Dr. Mammen Chandy, a leading hematologist, CMC, Vellore, headed the symposium. Dr. Paul. R. Sanberg, Dr. Umesh Banakar, Dr.Michael E.Trigg, Dr. Naynesh Kamani and Dr. Mammen Chandy were amongst the participants of the scientific session. The following is a summary of the lecture on the potential of Stem cell therapy in the treatment of hematological malignancies.

Recent advances in stem cell therapy have provided an optimistic approach in the treatment of hematological malignancies, which were regarded incurable previously. The advancement of stem cells as a highly potent cell graft sources had indeed resulted in accelerated research towards the search of more effective treatment strategies.

Stem cells obtained form non-embryonic sources are most welcomable as the possibility of ethical concerns regarding the use of fetal tissue is circumvented.

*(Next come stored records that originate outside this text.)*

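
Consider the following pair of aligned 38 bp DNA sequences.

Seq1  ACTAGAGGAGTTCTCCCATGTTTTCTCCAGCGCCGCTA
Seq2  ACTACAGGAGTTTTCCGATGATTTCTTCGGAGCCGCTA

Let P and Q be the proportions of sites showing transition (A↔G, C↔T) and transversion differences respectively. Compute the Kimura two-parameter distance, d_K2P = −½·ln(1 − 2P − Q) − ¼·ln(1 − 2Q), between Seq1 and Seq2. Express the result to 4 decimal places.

0.2118

The sequences differ at positions 5 (G/C, transversion), 13 (C/T, transition), 17 (C/G, transversion), 21 (T/A, transversion), 27 (C/T, transition), 29 (A/G, transition), 31 (C/A, transversion).
Of the 7 differences, 3 transitions and 4 transversions over 38 sites: P = 3/38 = 0.078947, Q = 4/38 = 0.105263.
d = −0.5·ln(0.736843) − 0.25·ln(0.789474) = −0.5·(-0.305380) − 0.25·(-0.236388) = 0.2118.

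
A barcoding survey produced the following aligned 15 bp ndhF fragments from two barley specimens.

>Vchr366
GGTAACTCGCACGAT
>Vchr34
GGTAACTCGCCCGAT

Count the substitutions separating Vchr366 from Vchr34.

1

Differing sites — 11:A/C.
That gives 1 mismatch out of 15 aligned sites, so the Hamming distance is 1.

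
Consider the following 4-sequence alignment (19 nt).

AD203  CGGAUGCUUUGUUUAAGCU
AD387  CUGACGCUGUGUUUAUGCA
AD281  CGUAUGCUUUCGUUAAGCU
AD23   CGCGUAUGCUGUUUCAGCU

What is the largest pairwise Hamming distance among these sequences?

Pairwise Hamming distances:
  AD203 vs AD387: 5
  AD203 vs AD281: 3
  AD203 vs AD23: 7
  AD387 vs AD281: 8
  AD387 vs AD23: 11
  AD281 vs AD23: 9
The largest is 11, between AD387 and AD23.

11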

Adult stem cells can be obtained from the brain, bone marrow, peripheral blood and cord blood. Of all the sources, bone marrow stem cells are studied more extensively compared to any other option. The main indication for allogenic bone marrow transplantation is the presence genetic or acquired disorder of hematopoietic stem cell such as severe combined immune deficiency or thalassemia. 

The donor of a bone marrow transplant can either be allogenic (performed between unrelated individuals of the same species), autologus or syngenic (transplantation between identical twins). Bone marrow transplantation is today a life saving treatment for many incurable diseases. The number of bone marrow transplantation being performed worldwide has been steadily increasing over the few years.

The problems associated with the support of post bone marrow transplant patients has resulted in the limited availability of such surgical treatment across different regions of the country. In India, only about 5% of the population can afford such a treatment. 

Allogenic stem cell transplantation is currently undertaken in 5 places across India, namely Vellore, Chennai, Mumbai, Pune and Delhi. Diseases treatable by allogenic stem cell transplantation include chronic myelogenous leukemia (CML, if resistant to imatinib therapy), acute myelogenous leukemia (AML), acute lymphoblastic leukemia (ALL), myelodysplastic syndrome (MDS), aplastic anemia, Hodgkin’s disease, large cell lymphoma and myeloma.

Allogenic stem cell transplantation can be curative in a variety of malignant and non-malignant conditions. In spite of the high probability of cure, more than 75% of potential recipients lack a matched family donor. Out of this 75%, nearly half of them may find a matched unrelated adult stem cell donor. This cannot be accomplished without the availability a 6-antigen HLA matched donor. Another half of them who do not have any viable options, cord blood transplant remain the only alternative. 

In case of allogenic stem cell transplantation, the stem cell is most commonly obtained from the bone marrow (iliac crest). The amount of aspiration is determined by the weight of the recipient. Ideally 3*10^8 cells / body weight of the recipient is obtained through a sternal needle and the contents transferred into another sterile bag, after filtration. 

The obtained sample is then processed and irradiated (to destroy lymphocytes that may precipitate an immune reaction). Some of the complications associated with this transplantation technique are regimen related toxicity, sterility, susceptibility to infections, graft Vs Host disease, rejection and relapse.

Looking at the future scope of such treatments, one can clearly understand that much progress would not be possible without increasing the availability of the donor pool and the establishment of a donor network worldwide.